Early post on this options expiration Friday with the dollar rallying this morning after getting ripped apart this week. The energy complex is a little weaker as oil cratered yesterday. Rates at record lows. And S&P cut their ratings on a dozen financials but stock futures remain above fair value so it continues to look like the market wants to rally. MLPS held up better yesterday than energy stocks as a whole so we may follow financials and the rest of the market.
2 comments:
MWE is down 10% as a write this. Probably a result of the downgrade.
Yield is now about 30%. The market certainly must be discounting a dist. cut which is probably a pretty good bet.
Bruce (long MWE)
Meant to post this earlier today but got busy outside since it warmed up to the mid 60's and was able to catch up on some yard work here in Texas. Anyway here is an anal note from M*.
"Kinder Morgan Energy Partners KMP is breaking through the frozen capital markets this week by raising $500 million in new debt and roughly $200 million in additional equity. The question on our minds is why Kinder is seeking to raise so much capital at relatively expensive rates: 9% for the 10-year senior notes and a cash yield of nearly 9% on the equity component. While Kinder's filing says the proceeds will be used to pay down outstanding borrowings on revolving credit lines and for general purposes, we wonder whether this is the full explanation. Kinder has a $250 million note maturing in February, but does not specifically need to raise cash to meet this obligation, in our view. We think Kinder is building a war chest to see it through potential tough times ahead.
In addition to Kinder, Enterprise Products Partners EPD, Enbridge Energy Partners EEP, Energy Transfer Partners ETP, and TC Pipelines TCLP have either come to market with debt issuances or filed registration statements for new debt or equity offerings in the past two weeks.
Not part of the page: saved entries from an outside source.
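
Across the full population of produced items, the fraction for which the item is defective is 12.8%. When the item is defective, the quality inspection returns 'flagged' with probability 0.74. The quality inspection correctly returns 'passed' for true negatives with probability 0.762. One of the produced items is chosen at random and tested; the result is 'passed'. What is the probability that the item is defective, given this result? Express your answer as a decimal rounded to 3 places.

P(H | E) ≈ 0.048

Write H for 'the item is defective'. Prior odds H:¬H = 0.128/0.872 = 0.14679. For the 'passed' outcome, the likelihood ratio is 0.26/0.762 = 0.34121.
Posterior odds = 0.14679 × 0.34121 = 0.050085, so P(H|E) = 0.050085/(1+0.050085) = 0.048.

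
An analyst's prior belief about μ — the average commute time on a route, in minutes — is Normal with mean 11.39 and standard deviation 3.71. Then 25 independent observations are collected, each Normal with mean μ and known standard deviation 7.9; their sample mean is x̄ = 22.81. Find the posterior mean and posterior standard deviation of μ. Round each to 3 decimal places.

Posterior mean ≈ 21.057; posterior SD ≈ 1.454

With known σ, the Normal prior is conjugate. Weight on the data is w = (n/σ²)/(n/σ² + 1/τ₀²) = 0.400577/(0.400577+0.0726528) = 0.84647.
Posterior mean = w·x̄ + (1−w)·μ₀ = 0.84647·22.81 + 0.15353·11.39 = 21.057. Posterior variance = 1/(0.400577+0.0726528) = 2.11314, so SD = 1.454.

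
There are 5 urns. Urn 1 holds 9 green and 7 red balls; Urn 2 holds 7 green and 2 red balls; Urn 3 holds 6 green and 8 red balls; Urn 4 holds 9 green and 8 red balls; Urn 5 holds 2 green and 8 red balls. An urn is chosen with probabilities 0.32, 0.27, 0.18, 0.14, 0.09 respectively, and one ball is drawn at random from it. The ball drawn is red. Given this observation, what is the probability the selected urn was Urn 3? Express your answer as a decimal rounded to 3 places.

P(red|Urn 1) = 0.4375; P(red|Urn 2) = 0.2222; P(red|Urn 3) = 0.5714; P(red|Urn 4) = 0.4706; P(red|Urn 5) = 0.8.
Prior × likelihood for each source: 0.32·0.4375=0.1400, 0.27·0.2222=0.06000, 0.18·0.5714=0.1029, 0.14·0.4706=0.06588, 0.09·0.8=0.07200. Summing gives P(red) = 0.44074.
P(Urn 3 | red) = 0.1029 / 0.44074 = 0.233.

Posterior probability ≈ 0.233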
These master limited partnerships have fee-based cash flows and attractive growth projects, but none of them, in our opinion, explicitly need to raise additional capital at historically high rates. From a liquidity standpoint, they could use capacity on existing bank lines for most or all of 2009 capital needs. So why raise cash at 9%-10%? We suspect that these companies fear capital markets could get worse before they get better. This thinking would suggest that those that can access markets, do. Those that can't, we suppose, hope markets get better soon. Taking advantage of the current, and perhaps evanescent, thawing in debt and now equity markets shows the best sort of opportunism, in our view."
I have been doing some buying the last 4 months, wish it had only been the last 2 months. Anyway looking to put some more into the market and keying in on the following listed in priority order, any comments would be appreciated. Think NG pipelines will come back with coming administration and overall low energy prices. Know some of these will lose some of their growth and less income with reduced gathering to a certain degree. But have some confidence in distributions, especially from those who can raise capital in current market.
KMP, ETP, BWP, TCLP, OKS and ETE which is probably poses some risk.